In the Media - Content Creation: Is AI the Future?

What AI does offer is improvements, insights and efficiencies, and businesses are missing a trick if they don’t start utilising the benefits now

Sitting down to write this month’s article about how artificial intelligence (AI) is changing marketing, I briefly wondered if I could ask ChatGPT to write it for me instead.

Would the technology be sophisticated enough to mimic the mind of this marketing genius? Possibly. But anyone thinking robots are ready to take over our jobs needn’t start looking for work just yet.

There is no doubt that AI has been transformative in changing the way we reach potential clients. It enables us to collect and analyse huge amounts of customer data, identify patterns and tailor and target our adverts at those most likely to need our products and services. Whereas it would have once taken weeks or at best days to get marketing campaigns up and running, the technology now available means it can be done in a matter of hours.

AI is undoubtedly a very useful tool but, despite the hype, when it comes to content creation it is by no means an end-to-end solution and is still a long way off replacing people.

What do consumers want?

While marketing is predicted to be one of the sectors that will most benefit from AI, it isn’t always straightforward. For example, those needing legal services are often seeking advice on complex issues or are vulnerable and need the empathy and reassurance you can’t yet get from a machine.

A study by Orbit Media found legal services was one of the sectors where consumers were the most resistant to AI, with almost half (46%) of respondents wanting services to be run entirely by humans and a further 38% wanting human-led services supported by AI. People were asked for their preferences on a range of services, from financial advice to health, and the clear consensus was that most wanted at least some level of human interaction and/or supervision.

While chatbots are becoming more prevalent, they are typically still used to answer only routine queries and, in most industries, consumers can still get through to a person if they need one.

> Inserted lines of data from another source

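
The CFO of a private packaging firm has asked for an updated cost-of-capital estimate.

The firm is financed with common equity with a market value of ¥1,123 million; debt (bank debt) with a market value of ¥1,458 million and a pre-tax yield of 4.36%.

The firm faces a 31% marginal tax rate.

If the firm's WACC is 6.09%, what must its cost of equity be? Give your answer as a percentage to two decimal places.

Total capital V = 1123 + 1458 = 2581.
Equity weight = 1123/2581 = 0.4351.
Bank debt weight = 1458/2581 = 0.5649.
Debt contribution = 0.5649 × 4.36% × (1 − 31%) = 1.6994%.
Required equity contribution = 6.09% − 1.6994% = 4.3906%.
Re = 4.3906% / 0.4351 = 10.0909%.

10.09%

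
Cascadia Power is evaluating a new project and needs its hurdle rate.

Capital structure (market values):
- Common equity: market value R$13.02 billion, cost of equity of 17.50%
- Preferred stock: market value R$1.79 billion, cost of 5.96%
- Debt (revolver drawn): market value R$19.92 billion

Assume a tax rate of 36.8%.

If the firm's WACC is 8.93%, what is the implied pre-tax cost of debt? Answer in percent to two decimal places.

Total capital V = 13.02 + 1.79 + 19.92 = 34.73.
Equity weight = 13.02/34.73 = 0.3749.
Preferred weight = 1.79/34.73 = 0.0515.
Revolver drawn weight = 19.92/34.73 = 0.5736.
Equity contribution = 0.3749 × 17.5% = 6.5606%.
Preferred contribution = 0.0515 × 5.96% = 0.3072%.
Remaining for debt = 8.93% − 6.8678% = 2.0622%.
Rd × (1 − 36.8%) × 0.5736 = 2.0622%  ⇒  Rd = 5.6889%.

5.69%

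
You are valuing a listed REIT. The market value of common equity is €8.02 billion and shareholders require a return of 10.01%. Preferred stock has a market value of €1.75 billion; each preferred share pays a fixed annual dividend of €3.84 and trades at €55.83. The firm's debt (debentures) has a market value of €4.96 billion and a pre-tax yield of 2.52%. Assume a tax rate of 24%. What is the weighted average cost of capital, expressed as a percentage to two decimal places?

Cost of preferred: Rp = 3.84 / 55.83 = 6.8780%.
Total capital V = 8.02 + 1.75 + 4.96 = 14.73.
Equity: weight = 8.02/14.73 = 0.5445; cost = 10.01%.
Preferred: weight = 1.75/14.73 = 0.1188; cost = 6.878%.
Debentures: weight = 4.96/14.73 = 0.3367; after-tax cost = 2.52% × (1 − 24%) = 1.9152%.
WACC = 0.5445 × 10.0100% + 0.1188 × 6.8780% + 0.3367 × 1.9152% = 6.9122%.

6.91%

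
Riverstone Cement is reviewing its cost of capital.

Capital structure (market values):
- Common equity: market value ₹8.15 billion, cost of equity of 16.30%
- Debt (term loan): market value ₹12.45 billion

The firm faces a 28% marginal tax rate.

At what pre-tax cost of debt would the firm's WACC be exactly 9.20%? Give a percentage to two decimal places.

Total capital V = 8.15 + 12.45 = 20.6.
Equity weight = 8.15/20.6 = 0.3956.
Term loan weight = 12.45/20.6 = 0.6044.
Equity contribution = 0.3956 × 16.3% = 6.4488%.
Remaining for debt = 9.2% − 6.4488% = 2.7512%.
Rd × (1 − 28%) × 0.6044 = 2.7512%  ⇒  Rd = 6.3225%.

6.32%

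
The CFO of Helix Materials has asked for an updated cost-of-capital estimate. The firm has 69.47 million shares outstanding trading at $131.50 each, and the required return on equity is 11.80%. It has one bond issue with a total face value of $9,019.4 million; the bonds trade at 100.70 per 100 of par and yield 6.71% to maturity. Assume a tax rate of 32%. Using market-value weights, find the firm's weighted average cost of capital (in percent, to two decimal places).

Market value of equity E = 131.5 × 69.47m = 9135.305m. Market value of debt D = 9019.4m × 100.7/100 = 9082.5358m.
Total capital V = 9135.305 + 9082.5358 = 18217.8408.
Equity: weight = 9135.305/18217.8408 = 0.5014; cost = 11.8%.
Bonds outstanding: weight = 9082.5358/18217.8408 = 0.4986; after-tax cost = 6.71% × (1 − 32%) = 4.5628%.
WACC = 0.5014 × 11.8000% + 0.4986 × 4.5628% = 8.1919%.

8.19%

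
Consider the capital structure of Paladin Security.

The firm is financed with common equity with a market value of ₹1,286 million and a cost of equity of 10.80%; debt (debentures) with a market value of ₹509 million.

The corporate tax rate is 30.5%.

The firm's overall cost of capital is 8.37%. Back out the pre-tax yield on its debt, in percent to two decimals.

3.21%

Total capital V = 1286 + 509 = 1795.
Equity weight = 1286/1795 = 0.7164.
Debentures weight = 509/1795 = 0.2836.
Equity contribution = 0.7164 × 10.8% = 7.7375%.
Remaining for debt = 8.37% − 7.7375% = 0.6325%.
Rd × (1 − 30.5%) × 0.2836 = 0.6325%  ⇒  Rd = 3.2094%.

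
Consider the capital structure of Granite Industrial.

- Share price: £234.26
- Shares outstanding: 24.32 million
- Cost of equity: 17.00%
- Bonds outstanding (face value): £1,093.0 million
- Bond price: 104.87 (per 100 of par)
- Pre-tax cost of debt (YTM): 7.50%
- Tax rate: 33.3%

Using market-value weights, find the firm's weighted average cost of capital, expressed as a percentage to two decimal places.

14.99%

Market value of equity E = 234.26 × 24.32m = 5697.2032m. Market value of debt D = 1093m × 104.87/100 = 1146.2291m.
Total capital V = 5697.2032 + 1146.2291 = 6843.4323.
Equity: weight = 5697.2032/6843.4323 = 0.8325; cost = 17%.
Bonds outstanding: weight = 1146.2291/6843.4323 = 0.1675; after-tax cost = 7.5% × (1 − 33.3%) = 5.0025%.
WACC = 0.8325 × 17.0000% + 0.1675 × 5.0025% = 14.9905%.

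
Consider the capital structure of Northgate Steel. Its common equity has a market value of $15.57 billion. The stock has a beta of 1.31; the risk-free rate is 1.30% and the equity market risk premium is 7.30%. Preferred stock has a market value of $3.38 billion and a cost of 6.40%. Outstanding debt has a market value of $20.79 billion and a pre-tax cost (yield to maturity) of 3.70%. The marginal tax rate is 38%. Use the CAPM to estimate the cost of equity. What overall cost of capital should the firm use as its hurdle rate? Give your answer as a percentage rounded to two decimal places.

Cost of equity via CAPM: Re = 1.3% + 1.31 × 7.3% = 10.8630%.
Total capital V = 15.57 + 3.38 + 20.79 = 39.74.
Equity: weight = 15.57/39.74 = 0.3918; cost = 10.863%.
Preferred: weight = 3.38/39.74 = 0.0851; cost = 6.4%.
Debt: weight = 20.79/39.74 = 0.5232; after-tax cost = 3.7% × (1 − 38%) = 2.2940%.
WACC = 0.3918 × 10.8630% + 0.0851 × 6.4000% + 0.5232 × 2.2940% = 6.0005%.

6.00%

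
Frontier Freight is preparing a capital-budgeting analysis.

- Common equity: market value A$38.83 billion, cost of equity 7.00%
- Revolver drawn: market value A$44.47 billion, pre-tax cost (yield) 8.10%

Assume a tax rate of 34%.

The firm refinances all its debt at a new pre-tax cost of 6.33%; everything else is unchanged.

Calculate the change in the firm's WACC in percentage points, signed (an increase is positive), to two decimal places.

-0.62 pp

Current WACC:
Total capital V = 38.83 + 44.47 = 83.3.
Equity: weight = 38.83/83.3 = 0.4661; cost = 7%.
Revolver drawn: weight = 44.47/83.3 = 0.5339; after-tax cost = 8.1% × (1 − 34%) = 5.3460%.
WACC = 0.4661 × 7.0000% + 0.5339 × 5.3460% = 6.1170%.
After the change:
Total capital V = 38.83 + 44.47 = 83.3.
Equity: weight = 38.83/83.3 = 0.4661; cost = 7%.
Revolver drawn: weight = 44.47/83.3 = 0.5339; after-tax cost = 6.33% × (1 − 34%) = 4.1778%.
WACC = 0.4661 × 7.0000% + 0.5339 × 4.1778% = 5.4934%.
Change in WACC = 5.4934% − 6.1170% = -0.6236 pp.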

The way people find information is changing and that’s where AI can really help, but once you’ve got their attention then the rest is up to you.

Human touch

Full disclosure… I did ask ChatGPT to have a go at writing this. The result? A glowing and somewhat one-sided endorsement of AI and its benefits, but not quite what you need for that all-important spot at the top of the search results.

Published in August last year, Google’s helpful content update provides guidance on what the search engine looks for and it’s where our robot writers fall short. It wants original content that not only answers users’ questions but adds value, for example, with first-hand expertise. What it expressly states that it does not want are generic articles simply “summarising what others have to say”, which is exactly what ChatGPT does—scouring the internet for relevant information then putting it all together.

Like Google, consumers looking for services in the legal sector are also far more likely to be convinced by content that demonstrates expertise and a depth of knowledge.

Attention to detail is key, which could make using AI problematic as the information it returns is not guaranteed to be accurate. Striking the right tone is also important. AI is constantly learning and can analyse data such as customer feedback and social media activity to tell us what customers think of our services, but when it comes to creating content on sensitive issues, it is still not quite there yet.

It is a useful tool, but as a foundation rather than to create a finished product. It can source information, images and templates much quicker than its human counterparts, but it does not yet have the ability to produce the same high-quality content.

The computer didn’t phase out humans entirely and I very much doubt that AI will either, at least not for a very long time. However, what AI does offer is improvements, insights and efficiencies, and businesses are missing a trick if they don’t start utilising the benefits now.